Sono passati solo quattro anni dalla primavera del 2020 in cui il mondo, colpito dalla pandemia di Covid-19, ha smesso di girare.

Eppure la percezione di uno shock epocale, destinato a cambiare per sempre i discorsi e le prassi della politica, sembra ormai del tutto affievolita, superata nella narrazione pubblica da nuove urgenze, emergenze, paure.

Il recente appello per salvare la sanità pubblica, sottoscritto da autorevoli scienziati, tra cui il Nobel per la fisica Giorgio Parisi, e volti divenuti celebri al grande pubblico come Franco Locatelli, dà la misura dell’esaurirsi dell’unità di intenti intorno alla difesa delle infrastrutture per la salute come bene comune.

Appelli inascoltati

Il Servizio sanitario nazionale che – ricordano i firmatari – ha contribuito a produrre un aumento di dieci anni nell’aspettativa di vita nell’ultimo mezzo secolo, e che ha rappresentato l’unico argine concreto, per quanto fragile, contro i decessi di massa nella pandemia, si trova oggi afflitto dagli stessi cronici problemi di sottofinanziamento del recente passato.

Perché, ci si può chiedere, non è bastata la sofferenza delle vite perse, dell’isolamento, della discontinuità educativa e lavorativa, a determinare un’inversione di rotta in un lungo corso di disinvestimento nelle infrastrutture pubbliche per il benessere?

E cosa rimane, a distanza di pochi anni, dell’appello pubblico alla solidarietà a cui intere popolazioni si sono mostrate capaci di rispondere?

Il virus della guerra

Se lo è chiesto anche il politologo David Runciman in un articolo di alcune settimane fa su The Guardian, in cui suggerisce che, anziché produrre un cambiamento in meglio, il Covid abbia in realtà infettato la politica, provocando destabilizzazione e corruzione. Soprattutto, guerra.

La speranza che l’intervento governativo su vasta scala messo in campo in molti paesi per far fronte alla minaccia collettiva potesse tradursi in un nuovo modello sociale, analogamente a ciò che avvenne in Europa dopo le due guerre mondiali, o in un nuovo impegno contro un’altra grande minaccia collettiva come la crisi climatica, sembra definitivamente infranta.

E la ragione è, secondo Runciman, che la battaglia contro il Covid è stata pensata e combattuta nei termini e sul modello di una guerra.
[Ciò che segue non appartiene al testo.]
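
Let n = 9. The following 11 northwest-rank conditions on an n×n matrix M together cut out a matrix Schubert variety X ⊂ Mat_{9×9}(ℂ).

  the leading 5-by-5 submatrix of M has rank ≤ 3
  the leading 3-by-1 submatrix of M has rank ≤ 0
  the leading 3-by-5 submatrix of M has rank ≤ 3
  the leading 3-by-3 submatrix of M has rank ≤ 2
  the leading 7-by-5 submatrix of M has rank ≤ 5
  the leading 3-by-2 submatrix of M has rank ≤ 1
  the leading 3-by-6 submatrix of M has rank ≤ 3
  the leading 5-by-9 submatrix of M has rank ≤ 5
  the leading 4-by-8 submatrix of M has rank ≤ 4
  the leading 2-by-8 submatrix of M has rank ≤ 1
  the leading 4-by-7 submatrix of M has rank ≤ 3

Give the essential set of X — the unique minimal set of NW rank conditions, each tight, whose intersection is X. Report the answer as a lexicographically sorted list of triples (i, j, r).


Recovering R(i,j) via the rank-extension bound from the 11 conditions:

  i=1: 0 | 1 | 1 | 1 | 1 | 1 | 1 | 1 | 1
  i=2: 0 | 1 | 1 | 1 | 1 | 1 | 1 | 1 | 2
  i=3: 0 | 1 | 2 | 2 | 2 | 2 | 2 | 2 | 3
  i=4: 1 | 2 | 3 | 3 | 3 | 3 | 3 | 3 | 4
  i=5: 1 | 2 | 3 | 3 | 3 | 4 | 4 | 4 | 5
  i=6: 1 | 2 | 3 | 4 | 4 | 5 | 5 | 5 | 6
  i=7: 1 | 2 | 3 | 4 | 5 | 6 | 6 | 6 | 7
  i=8: 1 | 2 | 3 | 4 | 5 | 6 | 7 | 7 | 8
  i=9: 1 | 2 | 3 | 4 | 5 | 6 | 7 | 8 | 9

so w = (2, 9, 3, 1, 6, 4, 5, 7, 8).

Fulton essential set (3 of the 11 Rothe cells):

[(2, 8, 1), (3, 1, 0), (5, 5, 3)]


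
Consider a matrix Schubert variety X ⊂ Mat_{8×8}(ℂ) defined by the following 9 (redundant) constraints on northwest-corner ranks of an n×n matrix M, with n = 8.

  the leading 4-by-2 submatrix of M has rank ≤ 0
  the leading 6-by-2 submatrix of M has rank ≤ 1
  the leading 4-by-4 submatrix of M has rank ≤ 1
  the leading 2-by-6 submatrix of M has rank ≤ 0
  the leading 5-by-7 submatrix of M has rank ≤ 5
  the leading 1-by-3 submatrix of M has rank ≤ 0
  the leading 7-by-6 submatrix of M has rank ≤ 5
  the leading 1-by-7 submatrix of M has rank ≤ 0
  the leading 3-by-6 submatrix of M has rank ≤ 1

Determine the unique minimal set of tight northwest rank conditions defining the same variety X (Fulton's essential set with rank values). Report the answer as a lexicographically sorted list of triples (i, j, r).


Reconstructing r_w from the 9 given conditions:

  i=1: 0 | 0 | 0 | 0 | 0 | 0 | 0 | 1
  i=2: 0 | 0 | 0 | 0 | 0 | 0 | 1 | 2
  i=3: 0 | 0 | 1 | 1 | 1 | 1 | 2 | 3
  i=4: 0 | 0 | 1 | 1 | 2 | 2 | 3 | 4
  i=5: 1 | 1 | 2 | 2 | 3 | 3 | 4 | 5
  i=6: 1 | 1 | 2 | 3 | 4 | 4 | 5 | 6
  i=7: 1 | 2 | 3 | 4 | 5 | 5 | 6 | 7
  i=8: 1 | 2 | 3 | 4 | 5 | 6 | 7 | 8

giving w = (8, 7, 3, 5, 1, 4, 2, 6) via Δ²R.

5 SE-corners of the 19-cell Rothe diagram give Ess(w):

[(1, 7, 0), (2, 6, 0), (4, 2, 0), (4, 4, 1), (6, 2, 1)]


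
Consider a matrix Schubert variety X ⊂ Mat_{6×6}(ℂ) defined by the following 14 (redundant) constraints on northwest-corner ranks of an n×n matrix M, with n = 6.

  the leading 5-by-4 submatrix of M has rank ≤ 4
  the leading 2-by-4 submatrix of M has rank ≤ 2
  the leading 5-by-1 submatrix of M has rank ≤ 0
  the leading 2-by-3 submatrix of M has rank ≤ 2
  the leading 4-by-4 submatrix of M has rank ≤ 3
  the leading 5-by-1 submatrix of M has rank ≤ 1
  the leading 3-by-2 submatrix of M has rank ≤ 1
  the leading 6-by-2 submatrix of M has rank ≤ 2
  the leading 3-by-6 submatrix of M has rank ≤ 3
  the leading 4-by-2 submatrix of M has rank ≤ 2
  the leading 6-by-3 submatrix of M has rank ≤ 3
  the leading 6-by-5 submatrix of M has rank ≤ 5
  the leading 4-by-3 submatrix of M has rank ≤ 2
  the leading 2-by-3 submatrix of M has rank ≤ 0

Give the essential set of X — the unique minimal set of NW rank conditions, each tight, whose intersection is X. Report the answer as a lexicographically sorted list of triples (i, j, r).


Computing R[i][j] = min implied NW-rank bound (n=6, 14 conditions):

  i=1: 0  0  0  1  1  1
  i=2: 0  0  0  1  2  2
  i=3: 0  1  1  2  3  3
  i=4: 0  1  2  3  4  4
  i=5: 0  1  2  3  4  5
  i=6: 1  2  3  4  5  6

giving w = (4, 5, 2, 3, 6, 1) via Δ²R.

D(w) has 9 cells with 2 SE-corners; essential set:

[(2, 3, 0), (5, 1, 0)]


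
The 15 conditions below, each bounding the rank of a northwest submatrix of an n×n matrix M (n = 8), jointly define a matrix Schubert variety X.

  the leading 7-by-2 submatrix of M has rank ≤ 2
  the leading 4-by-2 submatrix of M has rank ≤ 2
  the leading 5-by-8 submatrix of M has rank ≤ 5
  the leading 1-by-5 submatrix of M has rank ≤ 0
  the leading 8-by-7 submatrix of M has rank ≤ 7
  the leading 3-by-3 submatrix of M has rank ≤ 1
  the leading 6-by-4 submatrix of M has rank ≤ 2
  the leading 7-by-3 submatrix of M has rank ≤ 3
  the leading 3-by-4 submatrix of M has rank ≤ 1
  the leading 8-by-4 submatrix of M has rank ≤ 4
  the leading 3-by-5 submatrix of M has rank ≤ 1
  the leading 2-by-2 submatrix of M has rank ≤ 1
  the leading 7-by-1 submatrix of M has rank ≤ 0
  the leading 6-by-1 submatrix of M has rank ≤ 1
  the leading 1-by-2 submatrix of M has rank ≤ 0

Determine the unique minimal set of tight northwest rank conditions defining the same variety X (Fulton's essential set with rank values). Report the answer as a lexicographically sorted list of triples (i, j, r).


Computing R[i][j] = min implied NW-rank bound (n=8, 15 conditions):

  row 1: 0 | 0 | 0 | 0 | 0 | 1 | 1 | 1
  row 2: 0 | 1 | 1 | 1 | 1 | 2 | 2 | 2
  row 3: 0 | 1 | 1 | 1 | 1 | 2 | 3 | 3
  row 4: 0 | 1 | 2 | 2 | 2 | 3 | 4 | 4
  row 5: 0 | 1 | 2 | 2 | 3 | 4 | 5 | 5
  row 6: 0 | 1 | 2 | 2 | 3 | 4 | 5 | 6
  row 7: 0 | 1 | 2 | 3 | 4 | 5 | 6 | 7
  row 8: 1 | 2 | 3 | 4 | 5 | 6 | 7 | 8

hence w(1..8) = (6, 2, 7, 3, 5, 8, 4, 1).

4 SE-corners of the 16-cell Rothe diagram give Ess(w):

[(1, 5, 0), (3, 5, 1), (6, 4, 2), (7, 1, 0)]


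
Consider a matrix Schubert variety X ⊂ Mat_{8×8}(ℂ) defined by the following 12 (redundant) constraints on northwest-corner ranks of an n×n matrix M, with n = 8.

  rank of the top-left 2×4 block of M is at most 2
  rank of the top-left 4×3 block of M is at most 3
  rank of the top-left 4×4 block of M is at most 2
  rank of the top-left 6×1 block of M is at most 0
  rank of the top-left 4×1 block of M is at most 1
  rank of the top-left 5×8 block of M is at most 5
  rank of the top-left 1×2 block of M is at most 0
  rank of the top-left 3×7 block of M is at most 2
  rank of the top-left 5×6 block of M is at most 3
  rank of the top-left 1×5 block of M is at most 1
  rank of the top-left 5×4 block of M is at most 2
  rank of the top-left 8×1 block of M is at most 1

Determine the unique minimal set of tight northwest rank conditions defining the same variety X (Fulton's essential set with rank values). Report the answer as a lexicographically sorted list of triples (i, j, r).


Recovering R(i,j) via the rank-extension bound from the 12 conditions:

  row 1: 0, 0, 1, 1, 1, 1, 1, 1
  row 2: 0, 1, 2, 2, 2, 2, 2, 2
  row 3: 0, 1, 2, 2, 2, 2, 2, 3
  row 4: 0, 1, 2, 2, 3, 3, 3, 4
  row 5: 0, 1, 2, 2, 3, 3, 4, 5
  row 6: 0, 1, 2, 3, 4, 4, 5, 6
  row 7: 1, 2, 3, 4, 5, 5, 6, 7
  row 8: 1, 2, 3, 4, 5, 6, 7, 8

so w = (3, 2, 8, 5, 7, 4, 1, 6).

Rothe diagram D(w) (14 cells), 5 SE-corners (essential conditions):

[(1, 2, 0), (3, 7, 2), (5, 4, 2), (5, 6, 3), (6, 1, 0)]


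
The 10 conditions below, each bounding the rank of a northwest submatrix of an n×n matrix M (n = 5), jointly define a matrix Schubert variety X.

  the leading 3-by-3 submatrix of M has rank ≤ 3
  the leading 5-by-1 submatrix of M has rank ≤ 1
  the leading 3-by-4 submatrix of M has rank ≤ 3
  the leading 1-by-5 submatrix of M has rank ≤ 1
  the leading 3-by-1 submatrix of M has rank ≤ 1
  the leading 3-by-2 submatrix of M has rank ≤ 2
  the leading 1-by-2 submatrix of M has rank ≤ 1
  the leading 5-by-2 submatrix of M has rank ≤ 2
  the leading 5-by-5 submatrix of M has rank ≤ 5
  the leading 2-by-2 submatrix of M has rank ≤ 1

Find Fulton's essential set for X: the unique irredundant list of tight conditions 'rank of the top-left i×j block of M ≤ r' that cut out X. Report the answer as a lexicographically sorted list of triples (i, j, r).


Computing R[i][j] = min implied NW-rank bound (n=5, 10 conditions):

  R[1]: 1 | 1 | 1 | 1 | 1
  R[2]: 1 | 1 | 2 | 2 | 2
  R[3]: 1 | 2 | 3 | 3 | 3
  R[4]: 1 | 2 | 3 | 4 | 4
  R[5]: 1 | 2 | 3 | 4 | 5

so w = (1, 3, 2, 4, 5).

|D(w)|=1, |Ess(w)|=1:

[(2, 2, 1)]


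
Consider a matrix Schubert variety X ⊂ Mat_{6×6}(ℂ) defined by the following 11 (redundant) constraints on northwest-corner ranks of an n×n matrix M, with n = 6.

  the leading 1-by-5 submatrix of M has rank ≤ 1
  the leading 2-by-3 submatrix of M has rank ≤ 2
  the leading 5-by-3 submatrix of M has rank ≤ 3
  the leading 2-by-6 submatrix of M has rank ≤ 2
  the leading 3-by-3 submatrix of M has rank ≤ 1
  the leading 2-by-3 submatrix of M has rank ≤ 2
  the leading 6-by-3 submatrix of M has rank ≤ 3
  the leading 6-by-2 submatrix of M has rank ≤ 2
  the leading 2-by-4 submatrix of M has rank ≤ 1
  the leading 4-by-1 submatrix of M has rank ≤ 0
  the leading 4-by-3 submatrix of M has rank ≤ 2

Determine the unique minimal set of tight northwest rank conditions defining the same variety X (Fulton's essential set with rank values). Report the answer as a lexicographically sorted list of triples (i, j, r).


The tightest implied rank at each (i,j), from the 11 conditions:

  0 1 1 1 1 1
  0 1 1 1 2 2
  0 1 1 2 3 3
  0 1 2 3 4 4
  1 2 3 4 5 5
  1 2 3 4 5 6

hence w(1..6) = (2, 5, 4, 3, 1, 6).

D(w) has 7 cells with 3 SE-corners; essential set:

[(2, 4, 1), (3, 3, 1), (4, 1, 0)]


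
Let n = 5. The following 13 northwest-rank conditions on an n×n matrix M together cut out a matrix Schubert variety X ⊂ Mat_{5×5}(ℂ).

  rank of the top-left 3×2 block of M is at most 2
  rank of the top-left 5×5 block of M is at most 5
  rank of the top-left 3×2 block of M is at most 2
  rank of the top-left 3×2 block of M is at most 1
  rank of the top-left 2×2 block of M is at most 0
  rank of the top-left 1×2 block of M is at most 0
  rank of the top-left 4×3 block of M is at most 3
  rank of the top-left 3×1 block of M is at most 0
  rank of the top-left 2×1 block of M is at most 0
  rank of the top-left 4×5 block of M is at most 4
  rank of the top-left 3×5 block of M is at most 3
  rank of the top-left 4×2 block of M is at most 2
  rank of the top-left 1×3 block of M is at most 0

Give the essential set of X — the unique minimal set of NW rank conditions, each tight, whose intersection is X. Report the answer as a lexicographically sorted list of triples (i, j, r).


Recovering R(i,j) via the rank-extension bound from the 13 conditions:

  i=1: 0 0 0 1 1
  i=2: 0 0 1 2 2
  i=3: 0 1 2 3 3
  i=4: 1 2 3 4 4
  i=5: 1 2 3 4 5

so w = (4, 3, 2, 1, 5).

|D(w)|=6, |Ess(w)|=3:

[(1, 3, 0), (2, 2, 0), (3, 1, 0)]


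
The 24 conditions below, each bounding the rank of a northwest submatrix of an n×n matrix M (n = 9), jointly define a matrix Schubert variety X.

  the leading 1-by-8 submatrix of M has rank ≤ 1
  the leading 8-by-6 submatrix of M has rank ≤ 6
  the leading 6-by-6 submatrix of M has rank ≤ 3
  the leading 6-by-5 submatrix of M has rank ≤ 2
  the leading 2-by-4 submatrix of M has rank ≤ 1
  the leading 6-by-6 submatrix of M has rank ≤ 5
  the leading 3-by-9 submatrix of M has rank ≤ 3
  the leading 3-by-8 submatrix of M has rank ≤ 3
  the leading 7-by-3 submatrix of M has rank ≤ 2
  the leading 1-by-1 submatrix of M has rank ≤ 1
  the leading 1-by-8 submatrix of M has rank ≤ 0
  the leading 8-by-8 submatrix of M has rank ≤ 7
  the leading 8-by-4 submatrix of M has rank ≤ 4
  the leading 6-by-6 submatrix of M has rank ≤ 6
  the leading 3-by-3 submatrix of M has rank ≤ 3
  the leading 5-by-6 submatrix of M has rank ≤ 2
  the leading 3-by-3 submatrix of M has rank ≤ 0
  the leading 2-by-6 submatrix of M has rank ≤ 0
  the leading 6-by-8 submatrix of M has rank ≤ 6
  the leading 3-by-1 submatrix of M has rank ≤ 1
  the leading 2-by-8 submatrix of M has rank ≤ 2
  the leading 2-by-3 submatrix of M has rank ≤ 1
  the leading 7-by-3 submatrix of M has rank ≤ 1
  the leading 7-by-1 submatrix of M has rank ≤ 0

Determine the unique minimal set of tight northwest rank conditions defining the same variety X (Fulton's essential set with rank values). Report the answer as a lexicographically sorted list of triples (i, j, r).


Computing R[i][j] = min implied NW-rank bound (n=9, 24 conditions):

  row 1: 0  0  0  0  0  0  0  0  1
  row 2: 0  0  0  0  0  0  1  1  2
  row 3: 0  0  0  1  1  1  2  2  3
  row 4: 0  1  1  2  2  2  3  3  4
  row 5: 0  1  1  2  2  2  3  4  5
  row 6: 0  1  1  2  2  3  4  5  6
  row 7: 0  1  1  2  3  4  5  6  7
  row 8: 1  2  2  3  4  5  6  7  8
  row 9: 1  2  3  4  5  6  7  8  9

hence w(1..9) = (9, 7, 4, 2, 8, 6, 5, 1, 3).

|D(w)|=27, |Ess(w)|=7:

[(1, 8, 0), (2, 6, 0), (3, 3, 0), (5, 6, 2), (6, 5, 2), (7, 1, 0), (7, 3, 1)]


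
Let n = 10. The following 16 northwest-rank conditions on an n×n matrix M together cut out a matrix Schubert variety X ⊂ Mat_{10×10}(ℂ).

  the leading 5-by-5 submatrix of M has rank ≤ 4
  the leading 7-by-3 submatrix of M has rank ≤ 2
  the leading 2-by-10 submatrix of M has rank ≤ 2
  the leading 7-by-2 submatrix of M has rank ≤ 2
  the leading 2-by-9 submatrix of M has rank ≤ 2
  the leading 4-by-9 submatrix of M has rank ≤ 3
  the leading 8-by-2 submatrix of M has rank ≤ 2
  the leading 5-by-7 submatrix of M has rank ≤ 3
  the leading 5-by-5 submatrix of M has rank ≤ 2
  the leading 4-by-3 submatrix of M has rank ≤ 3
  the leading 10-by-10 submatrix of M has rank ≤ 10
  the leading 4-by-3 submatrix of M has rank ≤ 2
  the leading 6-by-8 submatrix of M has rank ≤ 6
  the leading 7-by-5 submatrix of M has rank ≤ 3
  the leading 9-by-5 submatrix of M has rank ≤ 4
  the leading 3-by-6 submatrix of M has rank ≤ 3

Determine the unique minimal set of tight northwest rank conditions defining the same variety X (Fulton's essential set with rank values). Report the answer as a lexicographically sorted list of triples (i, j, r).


The tightest implied rank at each (i,j), from the 16 conditions:

  i=1: 1  1  1  1  1  1  1  1  1  1
  i=2: 1  2  2  2  2  2  2  2  2  2
  i=3: 1  2  2  2  2  3  3  3  3  3
  i=4: 1  2  2  2  2  3  3  3  3  4
  i=5: 1  2  2  2  2  3  3  4  4  5
  i=6: 1  2  2  3  3  4  4  5  5  6
  i=7: 1  2  2  3  3  4  5  6  6  7
  i=8: 1  2  3  4  4  5  6  7  7  8
  i=9: 1  2  3  4  4  5  6  7  8  9
  i=10: 1  2  3  4  5  6  7  8  9  10

the unique w with this rank table is (1, 2, 6, 10, 8, 4, 7, 3, 9, 5).

Fulton essential set (6 of the 17 Rothe cells):

[(4, 9, 3), (5, 5, 2), (5, 7, 3), (7, 3, 2), (7, 5, 3), (9, 5, 4)]


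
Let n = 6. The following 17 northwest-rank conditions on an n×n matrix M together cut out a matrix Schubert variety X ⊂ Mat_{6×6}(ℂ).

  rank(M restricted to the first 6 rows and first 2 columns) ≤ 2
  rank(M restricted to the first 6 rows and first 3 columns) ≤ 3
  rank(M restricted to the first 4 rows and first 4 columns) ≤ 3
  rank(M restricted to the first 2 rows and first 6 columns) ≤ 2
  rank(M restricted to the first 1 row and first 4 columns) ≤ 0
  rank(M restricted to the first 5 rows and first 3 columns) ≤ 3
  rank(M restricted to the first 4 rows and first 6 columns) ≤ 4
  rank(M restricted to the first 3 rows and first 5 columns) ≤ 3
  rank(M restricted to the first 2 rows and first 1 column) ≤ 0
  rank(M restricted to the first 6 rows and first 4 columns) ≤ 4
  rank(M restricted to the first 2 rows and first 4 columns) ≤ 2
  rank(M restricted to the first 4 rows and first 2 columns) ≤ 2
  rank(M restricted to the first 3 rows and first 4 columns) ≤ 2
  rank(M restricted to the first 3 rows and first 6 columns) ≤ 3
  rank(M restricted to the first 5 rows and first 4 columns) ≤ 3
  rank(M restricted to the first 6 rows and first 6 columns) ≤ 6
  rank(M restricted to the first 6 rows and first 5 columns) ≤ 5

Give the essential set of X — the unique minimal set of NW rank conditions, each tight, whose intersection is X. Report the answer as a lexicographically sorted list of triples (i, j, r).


Recovering R(i,j) via the rank-extension bound from the 17 conditions:

  i=1: 0  0  0  0  1  1
  i=2: 0  1  1  1  2  2
  i=3: 1  2  2  2  3  3
  i=4: 1  2  3  3  4  4
  i=5: 1  2  3  3  4  5
  i=6: 1  2  3  4  5  6

reading off 1-entries of Δ²R: w = (5, 2, 1, 3, 6, 4).

|D(w)|=6, |Ess(w)|=3:

[(1, 4, 0), (2, 1, 0), (5, 4, 3)]


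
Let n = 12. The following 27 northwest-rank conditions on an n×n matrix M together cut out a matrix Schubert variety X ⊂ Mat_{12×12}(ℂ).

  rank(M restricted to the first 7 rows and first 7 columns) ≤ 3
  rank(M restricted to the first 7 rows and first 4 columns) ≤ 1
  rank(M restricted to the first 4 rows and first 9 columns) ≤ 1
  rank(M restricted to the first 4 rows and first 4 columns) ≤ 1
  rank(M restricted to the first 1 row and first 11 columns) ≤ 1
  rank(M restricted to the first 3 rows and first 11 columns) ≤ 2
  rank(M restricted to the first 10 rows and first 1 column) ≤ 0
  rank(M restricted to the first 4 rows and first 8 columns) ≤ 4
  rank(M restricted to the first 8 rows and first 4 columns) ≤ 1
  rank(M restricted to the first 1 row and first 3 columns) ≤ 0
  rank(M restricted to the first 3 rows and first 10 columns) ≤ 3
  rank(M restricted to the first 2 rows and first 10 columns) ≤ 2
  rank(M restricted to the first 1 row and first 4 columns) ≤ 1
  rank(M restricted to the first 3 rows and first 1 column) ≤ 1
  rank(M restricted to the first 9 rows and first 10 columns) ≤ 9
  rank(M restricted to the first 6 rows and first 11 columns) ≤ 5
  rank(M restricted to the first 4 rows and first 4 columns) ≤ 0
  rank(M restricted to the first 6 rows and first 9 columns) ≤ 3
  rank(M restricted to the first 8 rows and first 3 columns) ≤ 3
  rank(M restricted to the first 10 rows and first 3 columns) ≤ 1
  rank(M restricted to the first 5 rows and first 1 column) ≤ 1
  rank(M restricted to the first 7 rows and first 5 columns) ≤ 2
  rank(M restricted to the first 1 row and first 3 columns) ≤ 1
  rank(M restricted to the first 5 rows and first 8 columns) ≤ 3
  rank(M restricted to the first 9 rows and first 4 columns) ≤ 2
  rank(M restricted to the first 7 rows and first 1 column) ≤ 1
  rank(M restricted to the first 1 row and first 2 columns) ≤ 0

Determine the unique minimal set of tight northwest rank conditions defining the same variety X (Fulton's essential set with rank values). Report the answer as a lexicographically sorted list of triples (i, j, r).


Reconstructing r_w from the 27 given conditions:

  i=1: 0 | 0 | 0 | 0 | 1 | 1 | 1 | 1 | 1 | 1 | 1 | 1
  i=2: 0 | 0 | 0 | 0 | 1 | 1 | 1 | 1 | 1 | 2 | 2 | 2
  i=3: 0 | 0 | 0 | 0 | 1 | 1 | 1 | 1 | 1 | 2 | 2 | 3
  i=4: 0 | 0 | 0 | 0 | 1 | 1 | 1 | 1 | 1 | 2 | 3 | 4
  i=5: 0 | 1 | 1 | 1 | 2 | 2 | 2 | 2 | 2 | 3 | 4 | 5
  i=6: 0 | 1 | 1 | 1 | 2 | 3 | 3 | 3 | 3 | 4 | 5 | 6
  i=7: 0 | 1 | 1 | 1 | 2 | 3 | 3 | 4 | 4 | 5 | 6 | 7
  i=8: 0 | 1 | 1 | 1 | 2 | 3 | 4 | 5 | 5 | 6 | 7 | 8
  i=9: 0 | 1 | 1 | 2 | 3 | 4 | 5 | 6 | 6 | 7 | 8 | 9
  i=10: 0 | 1 | 1 | 2 | 3 | 4 | 5 | 6 | 7 | 8 | 9 | 10
  i=11: 1 | 2 | 2 | 3 | 4 | 5 | 6 | 7 | 8 | 9 | 10 | 11
  i=12: 1 | 2 | 3 | 4 | 5 | 6 | 7 | 8 | 9 | 10 | 11 | 12

so w = (5, 10, 12, 11, 2, 6, 8, 7, 4, 9, 1, 3).

ℓ(w)=44; the 7 essential cells (i,j,r):

[(3, 11, 2), (4, 4, 0), (4, 9, 1), (7, 7, 3), (8, 4, 1), (10, 1, 0), (10, 3, 1)]


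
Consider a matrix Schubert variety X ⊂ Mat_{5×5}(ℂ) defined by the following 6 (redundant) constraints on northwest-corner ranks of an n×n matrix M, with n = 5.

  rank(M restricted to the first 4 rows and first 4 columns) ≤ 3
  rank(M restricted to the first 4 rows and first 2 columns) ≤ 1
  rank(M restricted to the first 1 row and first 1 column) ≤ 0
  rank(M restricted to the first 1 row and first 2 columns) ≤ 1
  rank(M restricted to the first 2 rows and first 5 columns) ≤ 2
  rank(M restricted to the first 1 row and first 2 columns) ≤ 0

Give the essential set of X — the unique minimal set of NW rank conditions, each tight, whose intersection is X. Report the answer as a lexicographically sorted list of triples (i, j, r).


Rank table r_w(5×5) implied by the 6 constraints:

  row 1: 0  0  1  1  1
  row 2: 1  1  2  2  2
  row 3: 1  1  2  3  3
  row 4: 1  1  2  3  4
  row 5: 1  2  3  4  5

giving w = (3, 1, 4, 5, 2) via Δ²R.

Rothe diagram D(w) (4 cells), 2 SE-corners (essential conditions):

[(1, 2, 0), (4, 2, 1)]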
Come una guerra, è stata giustificata da eccezionale urgenza, lasciando in eredità, nel suo esaurirsi, non un senso di nuova possibilità, ma solo una mentalità predisposta alla guerra stessa, quella vera.

Pandemia di malessere

Per molti cittadini e cittadine, d’altra parte, il sacrificio collettivo ha lasciato il posto a un senso di insoddisfazione e frustrazione, specialmente di fronte al crescente costo della vita. E questo spiega in parte il successo di vecchi e nuovi leader populisti.

Sul New York Times, Lisa Lerer, Jennifer Medina e Reid J. Epstein parlano di un «malessere pandemico» che avrebbe infettato la politica americana, da spiegare anche con la fatica ricaduta sulle spalle delle persone dopo gli sforzi collettivi per sconfiggere il virus.

Trombe di guerra

Gli assegni familiari non rinnovati, gli investimenti per la cura dell’infanzia esauriti, i prestiti studenteschi sospesi durante l’emergenza e ora da ripagare.

Tutto questo crea un clima paradossalmente favorevole a Donald Trump, che diede prova allora di grave irresponsabilità, anziché a Joe Biden, che ha gestito la fase postpandemica.

Tutto, negli anni del Covid, avrebbe potuto predisporre a un cambiamento strutturale nelle politiche pubbliche per la salute e il benessere sociale.

Tutto, invece, ha preparato alla guerra. Che resta, a quanto pare, anche in Italia, l’unica vera eredità di quello shock.